Casa De Flama Y Sombra - Sarah J. Maas -1-.epub -

Lo mejor:

Lo peor:

Al completar las pruebas, la Casa de Flama y Sombra empezó a temblar, no por destrucción sino por renacimiento. Los muros, que habían sido de piedra gris, se tornaron de un tono pálido, como si la luz del alba y la sombra de la noche se hubieran fundido. Las torres dejaron de ser puntos oscuros en el horizonte y se convirtieron en faros que emitían una luz tenue, capaz de guiar tanto a viajeros de día como a espíritus de la noche. Casa de flama y sombra - Sarah J. Maas -1-.epub

Lyra y Eitan, ahora inseparables, comprendieron que la verdadera magia no radicaba en el dominio de una sola fuerza, sino en la armonía entre ambas. Decidieron que la Casa ya no sería una fortaleza cerrada, sino un Santuario del Equilibrio, abierto a cualquiera que buscara comprender la danza de la luz y la sombra.
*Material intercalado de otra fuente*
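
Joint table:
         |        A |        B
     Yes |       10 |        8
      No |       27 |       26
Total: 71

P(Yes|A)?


P(Yes|A) = 10/(10+27) = 10/37

P = 10/37 ≈ 27.03%


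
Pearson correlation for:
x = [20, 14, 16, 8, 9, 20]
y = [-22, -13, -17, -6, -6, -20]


n=6, Σx=87, Σy=-84, Σxy=-1396, Σx²=1397, Σy²=1414
r = (6×(-1396) - 87×(-84))/√((6×1397 - 87²)(6×1414 - (-84)²))
= -1068/√(813×1428) = -1068/√1160964 ≈ -1068/1077.4804 ≈ -0.9912

r ≈ -0.9912


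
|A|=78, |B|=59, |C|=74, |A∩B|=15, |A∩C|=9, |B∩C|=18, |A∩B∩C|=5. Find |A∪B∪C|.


|A∪B∪C| = 78+59+74-15-9-18+5 = 174

|A∪B∪C| = 174


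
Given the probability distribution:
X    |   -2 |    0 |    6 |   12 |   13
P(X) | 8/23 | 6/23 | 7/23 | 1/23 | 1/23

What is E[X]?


E[X] = Σ x·P(X=x)
= (-2)×(8/23) + (0)×(6/23) + (6)×(7/23) + (12)×(1/23) + (13)×(1/23)
= 51/23

E[X] = 51/23


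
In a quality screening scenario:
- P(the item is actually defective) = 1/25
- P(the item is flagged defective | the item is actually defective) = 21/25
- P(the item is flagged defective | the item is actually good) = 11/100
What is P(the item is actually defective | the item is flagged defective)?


Using Bayes' theorem:
P(A|B) = P(B|A)·P(A) / P(B)

P(the item is flagged defective) = 21/25 × 1/25 + 11/100 × 24/25
= 21/625 + 66/625 = 87/625

P(the item is actually defective|the item is flagged defective) = (21/625) / (87/625) = 7/29

P(the item is actually defective|the item is flagged defective) = 7/29 ≈ 24.14%


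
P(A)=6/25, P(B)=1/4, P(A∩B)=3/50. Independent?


P(A)×P(B) = 3/50
P(A∩B) = 3/50
Equal ✓ → Independent

Yes, independent


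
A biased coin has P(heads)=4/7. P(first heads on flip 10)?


Geometric: P(X=10) = (1-p)^(k-1)×p = (3/7)^9×4/7 = 78732/282475249

P(X=10) = 78732/282475249 ≈ 0.03%


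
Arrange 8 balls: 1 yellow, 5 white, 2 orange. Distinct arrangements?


8!/(1!×5!×2!) = 168

168


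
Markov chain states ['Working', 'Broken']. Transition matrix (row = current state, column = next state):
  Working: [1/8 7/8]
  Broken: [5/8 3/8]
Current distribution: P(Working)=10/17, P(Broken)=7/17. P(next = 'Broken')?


P(next=Broken) = Σᵢ P(now=i)×P(i→Broken)
= 10/17×7/8 + 7/17×3/8
= 35/68 + 21/136 = 91/136

P = 91/136 ≈ 0.6691


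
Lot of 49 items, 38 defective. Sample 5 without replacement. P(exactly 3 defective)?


Hypergeometric: C(38,3)×C(11,2)/C(49,5)
= 8436×55/1906884 = 38665/158907

P(X=3) = 38665/158907 ≈ 24.33%


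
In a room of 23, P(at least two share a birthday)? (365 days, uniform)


P(all different) = Π(365-i)/365 for i=0..22
= 0.492703
P(match) = 1 - 0.492703 = 0.507297

P ≈ 0.5073 ≈ 50.73%


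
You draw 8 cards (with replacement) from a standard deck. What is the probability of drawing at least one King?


P(not a King) = 48/52 = 12/13
P(none in 8 draws) = (12/13)^8 = 429981696/815730721
P(≥1 King) = 1 - 429981696/815730721 = 385749025/815730721

P = 385749025/815730721 ≈ 47.29%


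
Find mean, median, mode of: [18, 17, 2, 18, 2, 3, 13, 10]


Sorted: [2, 2, 3, 10, 13, 17, 18, 18]
Mean = 83/8
Median = 23/2
Freq: {18: 2, 17: 1, 2: 2, 3: 1, 13: 1, 10: 1}
Mode: [2, 18]

Mean=83/8, Median=23/2, Mode=[2, 18]


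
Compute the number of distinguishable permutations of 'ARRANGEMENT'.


Letters: 11, freq: {'A': 2, 'R': 2, 'N': 2, 'G': 1, 'E': 2, 'M': 1, 'T': 1}
11!/(2!×2!×2!×1!×2!×1!×1!) = 39916800/16 = 2494800

2494800


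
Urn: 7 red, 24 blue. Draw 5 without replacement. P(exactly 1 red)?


Hypergeometric: C(7,1)×C(24,4)/C(31,5)
= 7×10626/169911 = 3542/8091

P(X=1) = 3542/8091 ≈ 43.78%


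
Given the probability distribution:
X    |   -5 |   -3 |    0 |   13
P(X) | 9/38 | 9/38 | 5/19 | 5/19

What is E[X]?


E[X] = Σ x·P(X=x)
= (-5)×(9/38) + (-3)×(9/38) + (0)×(5/19) + (13)×(5/19)
= 29/19

E[X] = 29/19


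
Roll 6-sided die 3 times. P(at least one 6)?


P(no 6)^3 = (5/6)^3 = 125/216
P(≥1) = 1 - 125/216 = 91/216

P = 91/216 ≈ 42.13%


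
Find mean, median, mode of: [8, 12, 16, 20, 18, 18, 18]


Sorted: [8, 12, 16, 18, 18, 18, 20]
Mean = 110/7
Median = 18
Freq: {8: 1, 12: 1, 16: 1, 20: 1, 18: 3}
Mode: [18]

Mean=110/7, Median=18, Mode=18


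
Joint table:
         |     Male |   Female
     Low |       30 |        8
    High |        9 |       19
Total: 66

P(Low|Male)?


P(Low|Male) = 30/(30+9) = 30/39 = 10/13

P = 10/13 ≈ 76.92%


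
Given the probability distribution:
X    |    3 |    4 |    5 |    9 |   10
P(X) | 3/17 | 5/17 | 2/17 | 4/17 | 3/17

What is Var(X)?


E[X] = 105/17
E[X²] = 781/17
Var(X) = E[X²] - (E[X])² = 781/17 - 11025/289 = 2252/289

Var(X) = 2252/289 ≈ 7.7924


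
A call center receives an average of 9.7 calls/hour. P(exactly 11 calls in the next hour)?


Poisson(λ=9.7): P(X=11) = e^(-λ)×λ^k/k!
= e^(-9.7) × 9.7^11 / 11!
≈ 6.128349505e-05 × 71530140308.8 / 39916800 ≈ 0.109819

P(X=11) ≈ 0.109819 ≈ 10.98%


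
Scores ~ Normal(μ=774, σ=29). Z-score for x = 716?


z = (x - μ)/σ = (716 - 774)/29 = -2.0

z = -2.0


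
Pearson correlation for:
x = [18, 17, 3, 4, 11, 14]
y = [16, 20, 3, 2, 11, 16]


n=6, Σx=67, Σy=68, Σxy=990, Σx²=955, Σy²=1046
r = (6×990 - 67×68)/√((6×955 - 67²)(6×1046 - 68²))
= 1384/√(1241×1652) = 1384/√2050132 ≈ 1384/1431.8282 ≈ 0.9666

r ≈ 0.9666


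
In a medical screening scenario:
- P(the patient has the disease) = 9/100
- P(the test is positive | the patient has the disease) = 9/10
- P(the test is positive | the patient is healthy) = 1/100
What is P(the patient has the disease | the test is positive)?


Using Bayes' theorem:
P(A|B) = P(B|A)·P(A) / P(B)

P(the test is positive) = 9/10 × 9/100 + 1/100 × 91/100
= 81/1000 + 91/10000 = 901/10000

P(the patient has the disease|the test is positive) = (81/1000) / (901/10000) = 810/901

P(the patient has the disease|the test is positive) = 810/901 ≈ 89.90%


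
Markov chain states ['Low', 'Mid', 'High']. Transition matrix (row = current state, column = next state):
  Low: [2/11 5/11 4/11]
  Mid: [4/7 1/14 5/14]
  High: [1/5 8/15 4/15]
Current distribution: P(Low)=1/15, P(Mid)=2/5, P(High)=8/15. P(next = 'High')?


P(next=High) = Σᵢ P(now=i)×P(i→High)
= 1/15×4/11 + 2/5×5/14 + 8/15×4/15
= 4/165 + 1/7 + 32/225 = 5359/17325

P = 5359/17325 ≈ 0.3093


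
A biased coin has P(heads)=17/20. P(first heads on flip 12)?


Geometric: P(X=12) = (1-p)^(k-1)×p = (3/20)^11×17/20 = 3011499/4096000000000000

P(X=12) = 3011499/4096000000000000 ≈ 0.00%


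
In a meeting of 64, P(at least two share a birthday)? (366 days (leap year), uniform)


P(all different) = Π(366-i)/366 for i=0..63
= 0.002858
P(match) = 1 - 0.002858 = 0.997142

P ≈ 0.9971 ≈ 99.71%


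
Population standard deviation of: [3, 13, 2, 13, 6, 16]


Mean = 53/6
  (3-53/6)²=1225/36
  (13-53/6)²=625/36
  (2-53/6)²=1681/36
  (13-53/6)²=625/36
  (6-53/6)²=289/36
  (16-53/6)²=1849/36
Σ(x-μ)² = 1049/6
σ² = (1049/6)/6 = 1049/36

σ = √(1049/36) ≈ 5.3980


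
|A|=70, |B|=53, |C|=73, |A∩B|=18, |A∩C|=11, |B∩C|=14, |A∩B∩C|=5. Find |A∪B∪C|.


|A∪B∪C| = 70+53+73-18-11-14+5 = 158

|A∪B∪C| = 158


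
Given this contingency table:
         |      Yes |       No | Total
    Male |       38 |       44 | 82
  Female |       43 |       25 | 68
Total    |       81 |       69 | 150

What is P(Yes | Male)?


P(Yes | Male) = 38/(38+44) = 38/82 = 19/41

P(Yes|Male) = 19/41 ≈ 46.34%


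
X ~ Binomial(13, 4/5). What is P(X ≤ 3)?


P(X ≤ 3) = Σ P(X=i) for i=0..3
P(X=0) = 1/1220703125
P(X=1) = 52/1220703125
P(X=2) = 1248/1220703125
P(X=3) = 18304/1220703125
Sum = 3921/244140625

P(X ≤ 3) = 3921/244140625 ≈ 0.00%


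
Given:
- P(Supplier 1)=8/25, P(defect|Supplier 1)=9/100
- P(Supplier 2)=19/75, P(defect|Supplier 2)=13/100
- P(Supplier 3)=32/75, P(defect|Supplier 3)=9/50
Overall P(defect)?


P(B) = Σ P(B|Aᵢ)×P(Aᵢ)
  9/100×8/25 = 18/625
  13/100×19/75 = 247/7500
  9/50×32/75 = 48/625
Sum = 1039/7500

P(defect) = 1039/7500 ≈ 13.85%


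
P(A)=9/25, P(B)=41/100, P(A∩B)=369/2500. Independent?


P(A)×P(B) = 369/2500
P(A∩B) = 369/2500
Equal ✓ → Independent

Yes, independent


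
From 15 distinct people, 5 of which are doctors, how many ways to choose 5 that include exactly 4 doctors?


Choose 4 of the 5 doctors and 1 of the other 10 people:
C(5,4)×C(10,1) = 5×10 = 50

50


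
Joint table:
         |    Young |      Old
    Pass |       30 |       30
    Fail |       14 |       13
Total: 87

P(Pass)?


P(Pass) = (30+30)/87 = 60/87 = 20/29

P(Pass) = 20/29 ≈ 68.97%


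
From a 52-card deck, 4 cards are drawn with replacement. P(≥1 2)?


P(not a 2) = 48/52 = 12/13
P(none in 4 draws) = (12/13)^4 = 20736/28561
P(≥1 2) = 1 - 20736/28561 = 7825/28561

P = 7825/28561 ≈ 27.40%


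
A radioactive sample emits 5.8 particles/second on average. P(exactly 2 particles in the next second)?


Poisson(λ=5.8): P(X=2) = e^(-λ)×λ^k/k!
= e^(-5.8) × 5.8^2 / 2!
≈ 0.003027554745 × 33.64 / 2 ≈ 0.050923

P(X=2) ≈ 0.050923 ≈ 5.09%


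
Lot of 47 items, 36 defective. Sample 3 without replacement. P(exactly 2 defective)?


Hypergeometric: C(36,2)×C(11,1)/C(47,3)
= 630×11/16215 = 462/1081

P(X=2) = 462/1081 ≈ 42.74%


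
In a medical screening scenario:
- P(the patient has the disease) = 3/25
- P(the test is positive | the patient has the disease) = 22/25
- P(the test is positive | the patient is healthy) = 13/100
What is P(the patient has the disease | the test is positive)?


Using Bayes' theorem:
P(A|B) = P(B|A)·P(A) / P(B)

P(the test is positive) = 22/25 × 3/25 + 13/100 × 22/25
= 66/625 + 143/1250 = 11/50

P(the patient has the disease|the test is positive) = (66/625) / (11/50) = 12/25

P(the patient has the disease|the test is positive) = 12/25 ≈ 48.00%


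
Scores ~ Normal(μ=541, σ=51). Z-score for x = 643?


z = (x - μ)/σ = (643 - 541)/51 = 2.0

z = 2.0


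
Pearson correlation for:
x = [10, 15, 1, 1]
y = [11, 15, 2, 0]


n=4, Σx=27, Σy=28, Σxy=337, Σx²=327, Σy²=350
r = (4×337 - 27×28)/√((4×327 - 27²)(4×350 - 28²))
= 592/√(579×616) = 592/√356664 ≈ 592/597.2135 ≈ 0.9913

r ≈ 0.9913


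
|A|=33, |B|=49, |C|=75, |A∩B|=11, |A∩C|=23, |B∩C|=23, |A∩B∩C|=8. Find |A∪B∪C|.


|A∪B∪C| = 33+49+75-11-23-23+8 = 108

|A∪B∪C| = 108


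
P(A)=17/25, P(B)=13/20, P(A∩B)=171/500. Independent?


P(A)×P(B) = 221/500
P(A∩B) = 171/500
Not equal → NOT independent

No, not independent


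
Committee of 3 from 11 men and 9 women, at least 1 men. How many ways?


Count by #men:
  1M,2W: C(11,1)×C(9,2)=396
  2M,1W: C(11,2)×C(9,1)=495
  3M,0W: C(11,3)×C(9,0)=165
Total = 1056

1056


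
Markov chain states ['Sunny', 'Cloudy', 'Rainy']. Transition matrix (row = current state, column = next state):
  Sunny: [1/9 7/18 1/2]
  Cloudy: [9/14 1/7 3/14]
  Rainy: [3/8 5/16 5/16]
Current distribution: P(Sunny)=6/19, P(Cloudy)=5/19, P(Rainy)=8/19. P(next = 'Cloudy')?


P(next=Cloudy) = Σᵢ P(now=i)×P(i→Cloudy)
= 6/19×7/18 + 5/19×1/7 + 8/19×5/16
= 7/57 + 5/133 + 5/38 = 233/798

P = 233/798 ≈ 0.2920


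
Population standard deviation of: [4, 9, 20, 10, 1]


Mean = 44/5
  (4-44/5)²=576/25
  (9-44/5)²=1/25
  (20-44/5)²=3136/25
  (10-44/5)²=36/25
  (1-44/5)²=1521/25
Σ(x-μ)² = 1054/5
σ² = (1054/5)/5 = 1054/25

σ = √(1054/25) ≈ 6.4931


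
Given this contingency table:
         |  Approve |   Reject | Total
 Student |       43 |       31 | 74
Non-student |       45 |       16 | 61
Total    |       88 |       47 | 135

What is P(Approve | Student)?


P(Approve | Student) = 43/(43+31) = 43/74

P(Approve|Student) = 43/74 ≈ 58.11%


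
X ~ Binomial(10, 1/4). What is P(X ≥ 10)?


P(X ≥ 10) = Σ P(X=i) for i=10..10
P(X=10) = 1/1048576
Sum = 1/1048576

P(X ≥ 10) = 1/1048576 ≈ 0.00%


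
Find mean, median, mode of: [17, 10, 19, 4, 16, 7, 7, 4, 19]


Sorted: [4, 4, 7, 7, 10, 16, 17, 19, 19]
Mean = 103/9
Median = 10
Freq: {17: 1, 10: 1, 19: 2, 4: 2, 16: 1, 7: 2}
Mode: [4, 7, 19]

Mean=103/9, Median=10, Mode=[4, 7, 19]


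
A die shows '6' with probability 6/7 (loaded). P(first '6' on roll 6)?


Geometric: P(X=6) = (1-p)^(k-1)×p = (1/7)^5×6/7 = 6/117649

P(X=6) = 6/117649 ≈ 0.01%


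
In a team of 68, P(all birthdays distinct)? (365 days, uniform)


P(all different) = Π(365-i)/365 for i=0..67
= (365/365)×(364/365)×...×(298/365)
= 0.001274

P ≈ 0.0013 ≈ 0.13%


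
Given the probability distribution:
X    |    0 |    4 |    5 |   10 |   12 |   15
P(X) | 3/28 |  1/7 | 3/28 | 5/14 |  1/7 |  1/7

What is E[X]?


E[X] = Σ x·P(X=x)
= (0)×(3/28) + (4)×(1/7) + (5)×(3/28) + (10)×(5/14) + (12)×(1/7) + (15)×(1/7)
= 239/28

E[X] = 239/28


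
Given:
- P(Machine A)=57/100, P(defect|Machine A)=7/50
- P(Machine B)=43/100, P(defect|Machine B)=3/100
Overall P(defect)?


P(B) = Σ P(B|Aᵢ)×P(Aᵢ)
  7/50×57/100 = 399/5000
  3/100×43/100 = 129/10000
Sum = 927/10000

P(defect) = 927/10000 ≈ 9.27%


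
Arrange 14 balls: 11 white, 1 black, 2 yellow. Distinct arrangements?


14!/(11!×1!×2!) = 1092

1092


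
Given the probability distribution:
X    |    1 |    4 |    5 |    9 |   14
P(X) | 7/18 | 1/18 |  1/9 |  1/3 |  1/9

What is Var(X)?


E[X] = 103/18
E[X²] = 317/6
Var(X) = E[X²] - (E[X])² = 317/6 - 10609/324 = 6509/324

Var(X) = 6509/324 ≈ 20.0895


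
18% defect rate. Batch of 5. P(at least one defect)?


P(all good) = (41/50)^5 = 115856201/312500000
P(≥1 defect) = 196643799/312500000

P = 196643799/312500000 ≈ 62.93%


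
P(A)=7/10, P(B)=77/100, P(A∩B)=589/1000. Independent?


P(A)×P(B) = 539/1000
P(A∩B) = 589/1000
Not equal → NOT independent

No, not independent


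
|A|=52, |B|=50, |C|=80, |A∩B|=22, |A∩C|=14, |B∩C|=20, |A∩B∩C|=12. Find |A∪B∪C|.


|A∪B∪C| = 52+50+80-22-14-20+12 = 138

|A∪B∪C| = 138


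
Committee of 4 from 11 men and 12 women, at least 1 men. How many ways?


Count by #men:
  1M,3W: C(11,1)×C(12,3)=2420
  2M,2W: C(11,2)×C(12,2)=3630
  3M,1W: C(11,3)×C(12,1)=1980
  4M,0W: C(11,4)×C(12,0)=330
Total = 8360

8360


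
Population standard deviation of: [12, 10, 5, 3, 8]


Mean = 38/5
  (12-38/5)²=484/25
  (10-38/5)²=144/25
  (5-38/5)²=169/25
  (3-38/5)²=529/25
  (8-38/5)²=4/25
Σ(x-μ)² = 266/5
σ² = (266/5)/5 = 266/25

σ = √(266/25) ≈ 3.2619


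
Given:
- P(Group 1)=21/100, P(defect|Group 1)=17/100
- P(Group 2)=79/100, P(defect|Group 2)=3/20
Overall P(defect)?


P(B) = Σ P(B|Aᵢ)×P(Aᵢ)
  17/100×21/100 = 357/10000
  3/20×79/100 = 237/2000
Sum = 771/5000

P(defect) = 771/5000 ≈ 15.42%


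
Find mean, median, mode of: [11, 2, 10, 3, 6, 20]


Sorted: [2, 3, 6, 10, 11, 20]
Mean = 52/6 = 26/3
Median = 8
Freq: {11: 1, 2: 1, 10: 1, 3: 1, 6: 1, 20: 1}
Mode: No mode

Mean=26/3, Median=8, Mode=No mode


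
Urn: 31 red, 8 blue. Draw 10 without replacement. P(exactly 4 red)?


Hypergeometric: C(31,4)×C(8,6)/C(39,10)
= 31465×28/635745396 = 7105/5126979

P(X=4) = 7105/5126979 ≈ 0.14%


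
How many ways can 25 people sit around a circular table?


Circular arrangements of 25 distinct objects: fix one position to break rotational symmetry.
(n-1)! = 24! = 620448401733239439360000

620448401733239439360000


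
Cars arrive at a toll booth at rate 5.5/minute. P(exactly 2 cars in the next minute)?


Poisson(λ=5.5): P(X=2) = e^(-λ)×λ^k/k!
= e^(-5.5) × 5.5^2 / 2!
≈ 0.004086771438 × 30.25 / 2 ≈ 0.061812

P(X=2) ≈ 0.061812 ≈ 6.18%


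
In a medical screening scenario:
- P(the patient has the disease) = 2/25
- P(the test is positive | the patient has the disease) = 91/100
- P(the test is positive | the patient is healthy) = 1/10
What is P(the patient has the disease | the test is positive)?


Using Bayes' theorem:
P(A|B) = P(B|A)·P(A) / P(B)

P(the test is positive) = 91/100 × 2/25 + 1/10 × 23/25
= 91/1250 + 23/250 = 103/625

P(the patient has the disease|the test is positive) = (91/1250) / (103/625) = 91/206

P(the patient has the disease|the test is positive) = 91/206 ≈ 44.17%


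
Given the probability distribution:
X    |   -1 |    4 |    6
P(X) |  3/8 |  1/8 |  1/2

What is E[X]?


E[X] = Σ x·P(X=x)
= (-1)×(3/8) + (4)×(1/8) + (6)×(1/2)
= 25/8

E[X] = 25/8


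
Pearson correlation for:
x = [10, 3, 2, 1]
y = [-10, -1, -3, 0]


n=4, Σx=16, Σy=-14, Σxy=-109, Σx²=114, Σy²=110
r = (4×(-109) - 16×(-14))/√((4×114 - 16²)(4×110 - (-14)²))
= -212/√(200×244) = -212/√48800 ≈ -212/220.9072 ≈ -0.9597

r ≈ -0.9597


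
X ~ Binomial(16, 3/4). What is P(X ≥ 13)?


P(X ≥ 13) = Σ P(X=i) for i=13..16
P(X=13) = 55801305/268435456
P(X=14) = 71744535/536870912
P(X=15) = 14348907/268435456
P(X=16) = 43046721/4294967296
Sum = 1739406393/4294967296

P(X ≥ 13) = 1739406393/4294967296 ≈ 40.50%


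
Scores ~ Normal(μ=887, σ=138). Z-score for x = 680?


z = (x - μ)/σ = (680 - 887)/138 = -1.5

z = -1.5


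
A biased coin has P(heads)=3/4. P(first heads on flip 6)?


Geometric: P(X=6) = (1-p)^(k-1)×p = (1/4)^5×3/4 = 3/4096

P(X=6) = 3/4096 ≈ 0.07%


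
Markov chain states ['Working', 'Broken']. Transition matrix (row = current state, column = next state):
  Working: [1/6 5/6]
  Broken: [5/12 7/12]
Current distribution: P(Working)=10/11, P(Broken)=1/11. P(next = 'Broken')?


P(next=Broken) = Σᵢ P(now=i)×P(i→Broken)
= 10/11×5/6 + 1/11×7/12
= 25/33 + 7/132 = 107/132

P = 107/132 ≈ 0.8106


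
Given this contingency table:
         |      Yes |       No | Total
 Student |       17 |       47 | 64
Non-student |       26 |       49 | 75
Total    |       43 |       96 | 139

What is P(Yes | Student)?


P(Yes | Student) = 17/(17+47) = 17/64

P(Yes|Student) = 17/64 ≈ 26.56%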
Los aldeanos, que antes temían la casa, comenzaron a acercarse, trayendo ofrendas de fuego —velas encendidas, brasas de madera— y de sombra —cintas negras, pergaminos escritos con tinta de tinta de calamar—. Juntos, celebraban una nueva era donde el calor de la llama y el frescor de la sombra se entrelazaban como amantes bajo la luna. Lo mejor:


En el borde del Bosque Susurrante, donde los árboles se entrelazan como dedos de una mano gigante, se alzaba una mansión que parecía haber sido esculpida de la propia noche. Sus torres se perdían en la niebla, y una luz tenue, como brasas que nunca se apagan, emanaba de sus ventanas. Los aldeanos la llamaban Casa de Flama y Sombra, un nombre que llevaba el peso de leyendas y susurros.

Se decía que dentro de sus muros moraban dos linajes que habían sellado un pacto hace mil años: los Flameantes, descendientes de una dragona que había incendiado la tierra para dar vida; y los Umbriños, herederos de un príncipe de sombras que había jurado proteger la luz del mundo. Desde entonces, la casa había sido un punto de convergencia, donde la luz y la oscuridad bailaban en un delicado equilibrio. Lo peor: Al completar las pruebas, la Casa


Los ancestros de ambas casas habían dejado un libro de piel negra, llamado El Lienzo del Destino, donde se anotaban los pactos, los errores y las profecías. Lyra y Eiran, a regañadientes, se unieron para abrirlo. Cada página estaba escrita con tinta que cambiaba de color: rojo cuando hablaba de fuego, negro cuando hablaba de sombra, y una extraña mezcla púrpura cuando los dos se entrelazaban.

En la última página, bajo una ilustración de una llama abrazada por una sombra, estaba la profecía que todos habían olvidado:

Cuando la sangre de la llama se mezcle con la sangre de la sombra, una nueva era surgirá; pero si la llama se vuelve demasiado hambrienta o la sombra demasiado voraz, la Casa caerá y el mundo se sumirá en un invierno de cenizas o en un amanecer de oscuridad eterna.

Los dos jóvenes sintieron el peso de la profecía como una cadena de hielo y fuego al mismo tiempo. Sabían que el futuro dependía de ellos.